Purpose: predict real estate prices for different statistical areas in the US on the weekly macro and finance data six month in advance
Data: weekly data for US statistical areas by HAUS from 2010 to 2023 cleared from artefacts in the older years
- Train - 70%
- Validation - 15%
- Test - 15%
- Alternative test - Case-Shiller S&P index (SPCS20RSA) from 2004 to 2024
Models (tuned with Optuna):
- LightGBM
- XGBoost
- Catboost
Predictions are stacked on the validation data via linear regression with constant and then checked with both testing sets (original one is primary in this case).
Variables:
- Federal Funds Effective Rate (DFF)
- CPI (CPIAUCSL)
- VIX (VIXCLS)
- PPI (PCU44414441)
- MortgageRate30 (MORTGAGE30US)
- Electricity (CUSR0000SEHF01)
- Water (CUSR0000SEHG)
- Plywood (WPU083)
- Steel (WPU101)
- Glass (PCU3272132721)
- Concrete (PCU32733273)
- Unemployment (UNRATE)
- Yield10Y (DGS10)
- DJI (^DJI)
- S&P500 (^GSPC)
All except for the last two variables are provided by FRED, the last two are provided by the Yahoo Finance.
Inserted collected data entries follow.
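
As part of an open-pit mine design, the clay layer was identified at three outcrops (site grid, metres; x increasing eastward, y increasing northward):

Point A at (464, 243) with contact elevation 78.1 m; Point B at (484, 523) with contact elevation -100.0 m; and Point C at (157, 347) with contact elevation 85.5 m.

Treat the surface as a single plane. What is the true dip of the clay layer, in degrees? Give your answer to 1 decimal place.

Two edge vectors: Point A→Point B = (20, 280, -178.1), Point A→Point C = (-307, 104, 7.4).
Normal n = (Point A→Point B) × (Point A→Point C) = (20594.4, 54528.7, 88040).
So ∂z/∂x = −n_x/n_z = −0.23392 and ∂z/∂y = −n_y/n_z = −0.61936.
Gradient magnitude |∇z| = √(a² + b²) = √(0.05472 + 0.38361) = 0.66206.
True dip = arctan(0.66206) = 33.5°, dipping toward NNE (azimuth ≈ 021°).

33.5°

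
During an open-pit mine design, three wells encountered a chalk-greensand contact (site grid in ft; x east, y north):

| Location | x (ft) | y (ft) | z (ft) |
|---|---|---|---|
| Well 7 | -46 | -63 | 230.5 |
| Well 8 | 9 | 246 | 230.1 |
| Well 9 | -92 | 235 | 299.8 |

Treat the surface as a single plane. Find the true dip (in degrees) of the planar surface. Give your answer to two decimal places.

Two edge vectors: Well 7→Well 8 = (55, 309, -0.4), Well 7→Well 9 = (-46, 298, 69.3).
Normal n = (Well 7→Well 8) × (Well 7→Well 9) = (21532.9, -3793.1, 30604).
So ∂z/∂x = −n_x/n_z = −0.70360 and ∂z/∂y = −n_y/n_z = 0.12394.
Gradient magnitude |∇z| = √(a² + b²) = √(0.49505 + 0.01536) = 0.71443.
True dip = arctan(0.71443) = 35.54°, dipping toward E (azimuth ≈ 100°).

35.54°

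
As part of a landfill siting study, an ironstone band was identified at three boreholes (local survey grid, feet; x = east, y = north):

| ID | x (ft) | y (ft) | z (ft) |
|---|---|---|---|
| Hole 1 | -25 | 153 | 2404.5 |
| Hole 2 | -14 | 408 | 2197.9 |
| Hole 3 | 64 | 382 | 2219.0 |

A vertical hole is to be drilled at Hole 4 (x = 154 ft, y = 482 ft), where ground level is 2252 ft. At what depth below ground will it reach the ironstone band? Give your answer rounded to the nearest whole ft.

Two edge vectors: Hole 1→Hole 2 = (11, 255, -206.6), Hole 1→Hole 3 = (89, 229, -185.5).
Normal n = (Hole 1→Hole 2) × (Hole 1→Hole 3) = (8.9, -16346.9, -20176).
So ∂z/∂x = −n_x/n_z = 0.00044 and ∂z/∂y = −n_y/n_z = −0.81022.
Intercept c from Hole 1: 2404.5 + 0.01 + 123.96 = 2528.47.
At (154, 482): z_contact = 0.1 − 390.5 + 2528.47 = 2138.0 ft.
Depth below ground = 2252 − 2138.0 = 114 ft.

114 ft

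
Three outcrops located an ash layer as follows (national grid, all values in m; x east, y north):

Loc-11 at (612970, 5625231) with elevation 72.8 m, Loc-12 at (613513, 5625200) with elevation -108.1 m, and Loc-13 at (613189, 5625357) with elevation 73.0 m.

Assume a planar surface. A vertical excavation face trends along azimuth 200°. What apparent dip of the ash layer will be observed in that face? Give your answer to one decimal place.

21.4°

Let the plane be z = a·x + b·y + c.
Loc-12−Loc-11: 543a − 31b = −180.9;  Loc-13−Loc-11: 219a + 126b = 0.2.
Solving gives a = −0.30299, b = 0.52822.
Unit vector along 200° is (sin 200°, cos 200°) = (-0.3420, -0.9397).
Slope in that direction = a·(-0.3420) + b·(-0.9397) = −0.39273.
Apparent dip = arctan|0.39273| = 21.4° (true dip is 31.3°, so apparent ≤ true as expected).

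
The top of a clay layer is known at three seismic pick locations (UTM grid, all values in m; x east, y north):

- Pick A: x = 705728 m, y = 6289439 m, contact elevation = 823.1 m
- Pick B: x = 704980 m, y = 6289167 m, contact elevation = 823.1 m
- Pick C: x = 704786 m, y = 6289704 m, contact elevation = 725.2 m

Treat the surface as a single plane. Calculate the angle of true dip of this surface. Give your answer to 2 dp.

Two edge vectors: Pick A→Pick B = (-748, -272, 0), Pick A→Pick C = (-942, 265, -97.9).
Normal n = (Pick A→Pick B) × (Pick A→Pick C) = (26628.8, -73229.2, -454444).
So ∂z/∂x = −n_x/n_z = 0.05860 and ∂z/∂y = −n_y/n_z = −0.16114.
Gradient magnitude |∇z| = √(a² + b²) = √(0.00343 + 0.02597) = 0.17146.
True dip = arctan(0.17146) = 9.73°, dipping toward NNW (azimuth ≈ 340°).

9.73°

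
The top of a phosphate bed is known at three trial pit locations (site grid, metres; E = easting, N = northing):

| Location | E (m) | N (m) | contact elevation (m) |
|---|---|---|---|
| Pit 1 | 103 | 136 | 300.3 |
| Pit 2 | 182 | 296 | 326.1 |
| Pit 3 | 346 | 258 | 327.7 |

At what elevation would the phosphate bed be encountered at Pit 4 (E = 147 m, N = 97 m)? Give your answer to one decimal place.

296.7 m

Let the plane be z = a·E + b·N + c.
Pit 2−Pit 1: 79a + 160b = 25.8;  Pit 3−Pit 1: 243a + 122b = 27.4.
Solving gives a = 0.04228, b = 0.14037.
Then c = 300.3 − a·103 − b·136 = 276.85.
At (147, 97): z = 6.2 + 13.6 + 276.85 = 296.7 m.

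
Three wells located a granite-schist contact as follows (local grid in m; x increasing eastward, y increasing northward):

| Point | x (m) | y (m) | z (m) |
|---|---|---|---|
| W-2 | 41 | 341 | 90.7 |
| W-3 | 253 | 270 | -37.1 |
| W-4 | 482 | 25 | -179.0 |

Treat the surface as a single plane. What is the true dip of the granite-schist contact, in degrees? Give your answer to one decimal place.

30.8°

Two edge vectors: W-2→W-3 = (212, -71, -127.8), W-2→W-4 = (441, -316, -269.7).
Normal n = (W-2→W-3) × (W-2→W-4) = (-21236.1, 816.6, -35681).
So ∂z/∂x = −n_x/n_z = −0.59517 and ∂z/∂y = −n_y/n_z = 0.02289.
Gradient magnitude |∇z| = √(a² + b²) = √(0.35422 + 0.00052) = 0.59561.
True dip = arctan(0.59561) = 30.8°, dipping toward E (azimuth ≈ 092°).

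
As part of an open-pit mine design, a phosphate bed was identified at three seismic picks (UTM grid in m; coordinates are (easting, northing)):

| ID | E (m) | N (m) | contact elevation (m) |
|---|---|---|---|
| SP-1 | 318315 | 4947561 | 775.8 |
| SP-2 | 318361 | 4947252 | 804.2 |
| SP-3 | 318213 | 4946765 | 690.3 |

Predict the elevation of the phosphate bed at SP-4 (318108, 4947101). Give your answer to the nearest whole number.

620 m

Let the plane be z = a·E + b·N + c.
SP-2−SP-1: 46a − 309b = 28.4;  SP-3−SP-1: −102a − 796b = −85.5.
Solving gives a = 0.71955118, b = 0.01520827.
Then c = 775.8 − a·318315 − b·4947561 = −303511.96.
At (318108, 4947101): z = 228895.0 + 75236.8 − 303511.96 = 619.9 m.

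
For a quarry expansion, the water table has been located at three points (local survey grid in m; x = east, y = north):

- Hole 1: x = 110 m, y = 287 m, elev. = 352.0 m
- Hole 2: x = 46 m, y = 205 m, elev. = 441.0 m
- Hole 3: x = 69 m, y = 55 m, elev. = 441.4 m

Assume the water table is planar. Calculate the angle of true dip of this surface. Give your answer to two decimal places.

Let the plane be z = a·x + b·y + c.
Hole 2−Hole 1: −64a − 82b = 89;  Hole 3−Hole 1: −41a − 232b = 89.4.
Solving gives a = −1.15943, b = −0.18045.
Gradient magnitude |∇z| = √(a² + b²) = √(1.34428 + 0.03256) = 1.17339.
True dip = arctan(1.17339) = 49.56°, dipping toward E (azimuth ≈ 081°).

49.56°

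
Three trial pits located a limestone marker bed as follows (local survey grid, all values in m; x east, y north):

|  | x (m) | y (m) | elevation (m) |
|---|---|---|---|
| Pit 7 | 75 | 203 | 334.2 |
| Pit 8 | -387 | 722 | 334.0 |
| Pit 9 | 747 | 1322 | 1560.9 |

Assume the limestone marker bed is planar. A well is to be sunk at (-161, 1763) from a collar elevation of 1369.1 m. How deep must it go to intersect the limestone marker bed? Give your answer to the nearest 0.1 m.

187.5 m

Let the plane be z = a·x + b·y + c.
Pit 8−Pit 7: −462a + 519b = −0.2;  Pit 9−Pit 7: 672a + 1119b = 1226.7.
Solving gives a = 0.735644, b = 0.654466.
Then c = 334.2 − a·75 − b·203 = 146.17.
At (-161, 1763): z_contact = −118.44 + 1153.82 + 146.17 = 1181.55 m.
Depth below ground = 1369.1 − 1181.55 = 187.5 m.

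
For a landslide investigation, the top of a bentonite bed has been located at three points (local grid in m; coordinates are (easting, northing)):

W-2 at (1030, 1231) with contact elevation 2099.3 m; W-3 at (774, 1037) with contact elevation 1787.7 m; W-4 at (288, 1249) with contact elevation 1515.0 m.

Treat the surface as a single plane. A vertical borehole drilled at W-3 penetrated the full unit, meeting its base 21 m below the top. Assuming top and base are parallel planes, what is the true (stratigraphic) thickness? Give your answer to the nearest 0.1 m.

Let the plane be z = a·E + b·N + c.
W-3−W-2: −256a − 194b = −311.6;  W-4−W-2: −742a + 18b = −584.3.
Solving gives a = 0.80080, b = 0.54947.
|∇z| = √(a²+b²) = 0.97118, so dip δ = arctan(0.97118) = 44.16°.
True thickness = vertical thickness × cos δ = 21 × cos 44.16° = 15.1 m.

15.1 m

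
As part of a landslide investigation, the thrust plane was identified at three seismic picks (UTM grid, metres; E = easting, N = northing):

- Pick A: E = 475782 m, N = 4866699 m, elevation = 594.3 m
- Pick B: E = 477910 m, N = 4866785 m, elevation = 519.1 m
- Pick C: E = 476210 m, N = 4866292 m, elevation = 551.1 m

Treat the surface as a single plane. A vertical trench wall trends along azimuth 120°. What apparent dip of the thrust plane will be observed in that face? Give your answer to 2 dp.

3.78°

Let the plane be z = a·E + b·N + c.
Pick B−Pick A: 2128a + 86b = −75.2;  Pick C−Pick A: 428a − 407b = −43.2.
Solving gives a = −0.03801, b = 0.06617.
Unit vector along 120° is (sin 120°, cos 120°) = (0.8660, -0.5000).
Slope in that direction = a·(0.8660) + b·(-0.5000) = −0.06600.
Apparent dip = arctan|0.06600| = 3.78° (true dip is 4.4°, so apparent ≤ true as expected).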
In both cases data was retrieved via official API with the help of python libraries (pyfredapi and yfinance accordingly).
During the feature generation all of these variables (plus the target one) are used to calculate logreturns over the previous 4, 13 and 52 weeks (1, 3 and 6 months). These logreturns are added to the dataset in order to capture some momentum of the market.